Some high profile celebrities like Elizabeth Warren and Representative Katie Porter took to Twitter to vent.
Hey @Chase, try paying your workers more. Families aren’t spending frivolously; they’re trying to pay rent. pic.twitter.com/XwQi2GisU5
— Rep. Katie Porter (@RepKatiePorter) April 29, 2019
Some of this hullabaloo certainly stems from our culture of outrage and polarization. But part of it derives from our antagonistic relationship with banks. "As my Fast Company colleague Cale Weissman said, this tweet came from a 'bank worth $400B that charges anywhere from $2.50 and $5 for individual ATM fees and $34 per overdraft—both of which are taxes on poor people,'" wrote Jeff Beer in Wired.
What is banksplaining?
We've heard of mansplaining, manspreading, and maninterrupting.
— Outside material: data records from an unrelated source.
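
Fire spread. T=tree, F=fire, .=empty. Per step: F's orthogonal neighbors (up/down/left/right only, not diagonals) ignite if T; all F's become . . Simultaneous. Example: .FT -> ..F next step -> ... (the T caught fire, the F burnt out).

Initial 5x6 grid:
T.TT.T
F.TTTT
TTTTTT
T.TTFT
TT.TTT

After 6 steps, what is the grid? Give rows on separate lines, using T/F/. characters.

Step 1: 6 trees catch fire, 2 burn out
  F.TT.T
  ..TTTT
  FTTTFT
  T.TF.F
  TT.TFT
Step 2: 8 trees catch fire, 6 burn out
  ..TT.T
  ..TTFT
  .FTF.F
  F.F...
  TT.F.F
Step 3: 4 trees catch fire, 8 burn out
  ..TT.T
  ..TF.F
  ..F...
  ......
  FT....
Step 4: 4 trees catch fire, 4 burn out
  ..TF.F
  ..F...
  ......
  ......
  .F....
Step 5: 1 trees catch fire, 4 burn out
  ..F...
  ......
  ......
  ......
  ......
Step 6: 0 trees catch fire, 1 burn out
  ......
  ......
  ......
  ......
  ......

......
......
......
......
......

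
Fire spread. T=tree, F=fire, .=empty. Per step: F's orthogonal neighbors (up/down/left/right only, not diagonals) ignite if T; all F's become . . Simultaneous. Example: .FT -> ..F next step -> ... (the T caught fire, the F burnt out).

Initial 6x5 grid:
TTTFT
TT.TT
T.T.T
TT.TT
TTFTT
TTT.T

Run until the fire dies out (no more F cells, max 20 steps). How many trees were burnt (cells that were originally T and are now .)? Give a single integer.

Step 1: +6 fires, +2 burnt (F count now 6)
Step 2: +7 fires, +6 burnt (F count now 7)
Step 3: +7 fires, +7 burnt (F count now 7)
Step 4: +2 fires, +7 burnt (F count now 2)
Step 5: +0 fires, +2 burnt (F count now 0)
Fire out after step 5
Initially T: 23, now '.': 29
Total burnt (originally-T cells now '.'): 22

Answer: 22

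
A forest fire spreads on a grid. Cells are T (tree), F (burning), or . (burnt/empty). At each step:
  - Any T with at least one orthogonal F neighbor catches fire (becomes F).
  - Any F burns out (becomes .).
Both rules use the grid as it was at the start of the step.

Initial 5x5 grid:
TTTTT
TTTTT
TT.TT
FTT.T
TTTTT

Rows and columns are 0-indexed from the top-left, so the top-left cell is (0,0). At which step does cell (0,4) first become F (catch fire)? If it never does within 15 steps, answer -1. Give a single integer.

Step 1: cell (0,4)='T' (+3 fires, +1 burnt)
Step 2: cell (0,4)='T' (+4 fires, +3 burnt)
Step 3: cell (0,4)='T' (+3 fires, +4 burnt)
Step 4: cell (0,4)='T' (+3 fires, +3 burnt)
Step 5: cell (0,4)='T' (+3 fires, +3 burnt)
Step 6: cell (0,4)='T' (+4 fires, +3 burnt)
Step 7: cell (0,4)='F' (+2 fires, +4 burnt)
  -> target ignites at step 7
Step 8: cell (0,4)='.' (+0 fires, +2 burnt)
  fire out at step 8

7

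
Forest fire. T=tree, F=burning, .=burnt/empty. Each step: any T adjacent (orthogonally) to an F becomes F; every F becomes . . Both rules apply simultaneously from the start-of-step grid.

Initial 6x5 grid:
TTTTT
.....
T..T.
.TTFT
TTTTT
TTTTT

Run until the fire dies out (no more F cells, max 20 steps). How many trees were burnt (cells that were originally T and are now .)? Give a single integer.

Step 1: +4 fires, +1 burnt (F count now 4)
Step 2: +4 fires, +4 burnt (F count now 4)
Step 3: +3 fires, +4 burnt (F count now 3)
Step 4: +2 fires, +3 burnt (F count now 2)
Step 5: +1 fires, +2 burnt (F count now 1)
Step 6: +0 fires, +1 burnt (F count now 0)
Fire out after step 6
Initially T: 20, now '.': 24
Total burnt (originally-T cells now '.'): 14

Answer: 14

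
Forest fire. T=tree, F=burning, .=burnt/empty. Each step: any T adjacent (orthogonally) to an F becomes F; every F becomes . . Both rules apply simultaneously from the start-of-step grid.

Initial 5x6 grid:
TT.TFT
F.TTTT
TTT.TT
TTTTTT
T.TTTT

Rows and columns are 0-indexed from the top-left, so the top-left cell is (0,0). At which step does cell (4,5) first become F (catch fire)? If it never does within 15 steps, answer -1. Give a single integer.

Step 1: cell (4,5)='T' (+5 fires, +2 burnt)
Step 2: cell (4,5)='T' (+6 fires, +5 burnt)
Step 3: cell (4,5)='T' (+6 fires, +6 burnt)
Step 4: cell (4,5)='T' (+4 fires, +6 burnt)
Step 5: cell (4,5)='F' (+3 fires, +4 burnt)
  -> target ignites at step 5
Step 6: cell (4,5)='.' (+0 fires, +3 burnt)
  fire out at step 6

5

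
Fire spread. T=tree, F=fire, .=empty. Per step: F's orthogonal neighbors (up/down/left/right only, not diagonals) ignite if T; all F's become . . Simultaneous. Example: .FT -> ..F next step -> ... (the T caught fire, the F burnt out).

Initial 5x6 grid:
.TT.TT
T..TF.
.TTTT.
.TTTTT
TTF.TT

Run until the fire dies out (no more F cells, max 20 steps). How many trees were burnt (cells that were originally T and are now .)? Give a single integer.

Step 1: +5 fires, +2 burnt (F count now 5)
Step 2: +7 fires, +5 burnt (F count now 7)
Step 3: +3 fires, +7 burnt (F count now 3)
Step 4: +1 fires, +3 burnt (F count now 1)
Step 5: +0 fires, +1 burnt (F count now 0)
Fire out after step 5
Initially T: 19, now '.': 27
Total burnt (originally-T cells now '.'): 16

Answer: 16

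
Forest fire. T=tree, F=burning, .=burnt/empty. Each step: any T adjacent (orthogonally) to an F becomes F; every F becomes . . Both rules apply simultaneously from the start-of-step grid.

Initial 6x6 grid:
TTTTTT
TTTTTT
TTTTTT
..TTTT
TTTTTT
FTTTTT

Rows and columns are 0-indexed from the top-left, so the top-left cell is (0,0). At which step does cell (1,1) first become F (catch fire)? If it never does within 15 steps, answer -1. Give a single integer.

Step 1: cell (1,1)='T' (+2 fires, +1 burnt)
Step 2: cell (1,1)='T' (+2 fires, +2 burnt)
Step 3: cell (1,1)='T' (+2 fires, +2 burnt)
Step 4: cell (1,1)='T' (+3 fires, +2 burnt)
Step 5: cell (1,1)='T' (+4 fires, +3 burnt)
Step 6: cell (1,1)='T' (+5 fires, +4 burnt)
Step 7: cell (1,1)='F' (+6 fires, +5 burnt)
  -> target ignites at step 7
Step 8: cell (1,1)='.' (+5 fires, +6 burnt)
Step 9: cell (1,1)='.' (+3 fires, +5 burnt)
Step 10: cell (1,1)='.' (+1 fires, +3 burnt)
Step 11: cell (1,1)='.' (+0 fires, +1 burnt)
  fire out at step 11

7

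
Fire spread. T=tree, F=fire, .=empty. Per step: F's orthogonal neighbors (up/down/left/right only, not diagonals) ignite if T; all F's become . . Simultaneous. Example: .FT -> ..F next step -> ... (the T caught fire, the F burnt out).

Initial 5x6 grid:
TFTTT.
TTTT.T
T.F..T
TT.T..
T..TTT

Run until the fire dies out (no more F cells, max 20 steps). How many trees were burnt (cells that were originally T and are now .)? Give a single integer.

Answer: 12

Derivation:
Step 1: +4 fires, +2 burnt (F count now 4)
Step 2: +3 fires, +4 burnt (F count now 3)
Step 3: +2 fires, +3 burnt (F count now 2)
Step 4: +1 fires, +2 burnt (F count now 1)
Step 5: +2 fires, +1 burnt (F count now 2)
Step 6: +0 fires, +2 burnt (F count now 0)
Fire out after step 6
Initially T: 18, now '.': 24
Total burnt (originally-T cells now '.'): 12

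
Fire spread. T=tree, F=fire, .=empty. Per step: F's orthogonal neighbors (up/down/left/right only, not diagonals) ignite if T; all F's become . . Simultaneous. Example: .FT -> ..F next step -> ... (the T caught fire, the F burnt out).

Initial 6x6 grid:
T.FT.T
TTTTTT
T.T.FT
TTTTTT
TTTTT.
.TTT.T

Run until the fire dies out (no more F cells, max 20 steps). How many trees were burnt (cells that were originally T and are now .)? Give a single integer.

Answer: 26

Derivation:
Step 1: +5 fires, +2 burnt (F count now 5)
Step 2: +7 fires, +5 burnt (F count now 7)
Step 3: +4 fires, +7 burnt (F count now 4)
Step 4: +5 fires, +4 burnt (F count now 5)
Step 5: +3 fires, +5 burnt (F count now 3)
Step 6: +2 fires, +3 burnt (F count now 2)
Step 7: +0 fires, +2 burnt (F count now 0)
Fire out after step 7
Initially T: 27, now '.': 35
Total burnt (originally-T cells now '.'): 26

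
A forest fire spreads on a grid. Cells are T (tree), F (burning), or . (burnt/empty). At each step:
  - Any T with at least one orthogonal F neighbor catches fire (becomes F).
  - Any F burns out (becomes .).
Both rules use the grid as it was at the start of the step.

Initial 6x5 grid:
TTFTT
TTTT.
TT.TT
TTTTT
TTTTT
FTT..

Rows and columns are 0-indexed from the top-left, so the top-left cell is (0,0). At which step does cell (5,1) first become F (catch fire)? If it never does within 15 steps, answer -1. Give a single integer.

Step 1: cell (5,1)='F' (+5 fires, +2 burnt)
  -> target ignites at step 1
Step 2: cell (5,1)='.' (+7 fires, +5 burnt)
Step 3: cell (5,1)='.' (+6 fires, +7 burnt)
Step 4: cell (5,1)='.' (+4 fires, +6 burnt)
Step 5: cell (5,1)='.' (+2 fires, +4 burnt)
Step 6: cell (5,1)='.' (+0 fires, +2 burnt)
  fire out at step 6

1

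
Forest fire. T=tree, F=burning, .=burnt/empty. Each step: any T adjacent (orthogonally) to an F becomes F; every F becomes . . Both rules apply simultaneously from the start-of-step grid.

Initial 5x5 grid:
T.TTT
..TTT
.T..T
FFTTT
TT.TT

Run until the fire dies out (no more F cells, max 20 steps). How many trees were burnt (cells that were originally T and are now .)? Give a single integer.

Answer: 15

Derivation:
Step 1: +4 fires, +2 burnt (F count now 4)
Step 2: +1 fires, +4 burnt (F count now 1)
Step 3: +2 fires, +1 burnt (F count now 2)
Step 4: +2 fires, +2 burnt (F count now 2)
Step 5: +1 fires, +2 burnt (F count now 1)
Step 6: +2 fires, +1 burnt (F count now 2)
Step 7: +2 fires, +2 burnt (F count now 2)
Step 8: +1 fires, +2 burnt (F count now 1)
Step 9: +0 fires, +1 burnt (F count now 0)
Fire out after step 9
Initially T: 16, now '.': 24
Total burnt (originally-T cells now '.'): 15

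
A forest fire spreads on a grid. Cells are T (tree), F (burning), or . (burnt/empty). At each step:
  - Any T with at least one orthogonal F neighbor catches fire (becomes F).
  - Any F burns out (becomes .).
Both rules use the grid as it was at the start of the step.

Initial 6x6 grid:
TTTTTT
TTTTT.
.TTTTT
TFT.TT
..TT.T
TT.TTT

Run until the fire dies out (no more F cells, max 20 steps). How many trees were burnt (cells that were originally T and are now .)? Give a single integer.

Answer: 26

Derivation:
Step 1: +3 fires, +1 burnt (F count now 3)
Step 2: +3 fires, +3 burnt (F count now 3)
Step 3: +5 fires, +3 burnt (F count now 5)
Step 4: +5 fires, +5 burnt (F count now 5)
Step 5: +5 fires, +5 burnt (F count now 5)
Step 6: +3 fires, +5 burnt (F count now 3)
Step 7: +2 fires, +3 burnt (F count now 2)
Step 8: +0 fires, +2 burnt (F count now 0)
Fire out after step 8
Initially T: 28, now '.': 34
Total burnt (originally-T cells now '.'): 26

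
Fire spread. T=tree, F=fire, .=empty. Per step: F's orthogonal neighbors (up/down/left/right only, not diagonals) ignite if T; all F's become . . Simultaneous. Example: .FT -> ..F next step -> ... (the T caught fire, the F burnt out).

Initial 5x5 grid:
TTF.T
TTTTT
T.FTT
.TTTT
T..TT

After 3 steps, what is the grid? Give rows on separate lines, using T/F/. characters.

Step 1: 4 trees catch fire, 2 burn out
  TF..T
  TTFTT
  T..FT
  .TFTT
  T..TT
Step 2: 6 trees catch fire, 4 burn out
  F...T
  TF.FT
  T...F
  .F.FT
  T..TT
Step 3: 4 trees catch fire, 6 burn out
  ....T
  F...F
  T....
  ....F
  T..FT

....T
F...F
T....
....F
T..FT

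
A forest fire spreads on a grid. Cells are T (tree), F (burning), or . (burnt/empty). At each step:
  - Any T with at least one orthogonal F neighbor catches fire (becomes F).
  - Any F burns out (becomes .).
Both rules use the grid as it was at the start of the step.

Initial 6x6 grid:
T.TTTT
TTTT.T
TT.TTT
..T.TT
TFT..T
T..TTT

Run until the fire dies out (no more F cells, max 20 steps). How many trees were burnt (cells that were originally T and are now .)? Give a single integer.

Answer: 4

Derivation:
Step 1: +2 fires, +1 burnt (F count now 2)
Step 2: +2 fires, +2 burnt (F count now 2)
Step 3: +0 fires, +2 burnt (F count now 0)
Fire out after step 3
Initially T: 25, now '.': 15
Total burnt (originally-T cells now '.'): 4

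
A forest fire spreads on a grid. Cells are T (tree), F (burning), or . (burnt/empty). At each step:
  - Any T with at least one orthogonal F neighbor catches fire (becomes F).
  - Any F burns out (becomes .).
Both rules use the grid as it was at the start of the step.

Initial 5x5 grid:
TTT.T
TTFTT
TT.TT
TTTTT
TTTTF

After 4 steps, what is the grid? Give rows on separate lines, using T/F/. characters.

Step 1: 5 trees catch fire, 2 burn out
  TTF.T
  TF.FT
  TT.TT
  TTTTF
  TTTF.
Step 2: 8 trees catch fire, 5 burn out
  TF..T
  F...F
  TF.FF
  TTTF.
  TTF..
Step 3: 6 trees catch fire, 8 burn out
  F...F
  .....
  F....
  TFF..
  TF...
Step 4: 2 trees catch fire, 6 burn out
  .....
  .....
  .....
  F....
  F....

.....
.....
.....
F....
F....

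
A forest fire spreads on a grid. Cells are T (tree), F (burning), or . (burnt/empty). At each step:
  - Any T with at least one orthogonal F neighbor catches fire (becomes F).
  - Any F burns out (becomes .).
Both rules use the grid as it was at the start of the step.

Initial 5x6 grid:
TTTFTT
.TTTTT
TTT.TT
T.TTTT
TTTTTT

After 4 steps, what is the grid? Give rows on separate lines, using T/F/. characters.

Step 1: 3 trees catch fire, 1 burn out
  TTF.FT
  .TTFTT
  TTT.TT
  T.TTTT
  TTTTTT
Step 2: 4 trees catch fire, 3 burn out
  TF...F
  .TF.FT
  TTT.TT
  T.TTTT
  TTTTTT
Step 3: 5 trees catch fire, 4 burn out
  F.....
  .F...F
  TTF.FT
  T.TTTT
  TTTTTT
Step 4: 4 trees catch fire, 5 burn out
  ......
  ......
  TF...F
  T.FTFT
  TTTTTT

......
......
TF...F
T.FTFT
TTTTTT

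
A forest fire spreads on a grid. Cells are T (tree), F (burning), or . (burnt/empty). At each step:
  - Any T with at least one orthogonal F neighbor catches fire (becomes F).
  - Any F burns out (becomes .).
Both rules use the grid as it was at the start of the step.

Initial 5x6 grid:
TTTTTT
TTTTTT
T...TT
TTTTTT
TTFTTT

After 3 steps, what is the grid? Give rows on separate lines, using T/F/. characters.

Step 1: 3 trees catch fire, 1 burn out
  TTTTTT
  TTTTTT
  T...TT
  TTFTTT
  TF.FTT
Step 2: 4 trees catch fire, 3 burn out
  TTTTTT
  TTTTTT
  T...TT
  TF.FTT
  F...FT
Step 3: 3 trees catch fire, 4 burn out
  TTTTTT
  TTTTTT
  T...TT
  F...FT
  .....F

TTTTTT
TTTTTT
T...TT
F...FT
.....F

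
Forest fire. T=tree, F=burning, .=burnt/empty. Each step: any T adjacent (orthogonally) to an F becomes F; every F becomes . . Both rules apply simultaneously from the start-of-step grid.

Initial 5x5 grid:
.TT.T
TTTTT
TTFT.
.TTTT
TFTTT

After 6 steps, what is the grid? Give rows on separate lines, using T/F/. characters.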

Banksplaining is the explanation of something by a bank, typically to a woman but can also be to a man, in a manner regarded as condescending or patronizing. Kudos to my co-host of The Challengers Podcast, Josh Liggett, who coined the term during our latest episode.
In Just buy the f***ing latte, Ellevest's Sallie Krawcheck responded to the Chase tweet but also to The Latte Factor, a new book on personal finance. In it, an enlightened barista gives a woman the trite, often-repeated financial advice to invest her money instead of splurging on a frivolous, expensive coffee.
In this story and Chase's bungled social media message, the ex-Wall Street executive sees what she calls the masculinization of money. "While girls are being taught to be careful with money and to save it, boys are being taught to pursue money and to grow it," she wrote in Fast Company. "It is likely no wonder that the money industries are overwhelmingly male, even as the research tells us that women are better investors than men, both as individual investors and professional investors."
In spite of their more modern technology and cooler ethos, challenger banks can also fall into banksplaining. In an advert around last Valentine's Day, UK-based Revolut created a series of media on London's subway that some felt mocked singles and their purchasing behavior.
Instead of telling customers what to do, banks should gently show them how to improve their financial health through better products and experiences that make it easier to set and hit financial goals. Consumers, sensitive to the power and wealth differentials between them and their financial institution, are done being banksplained.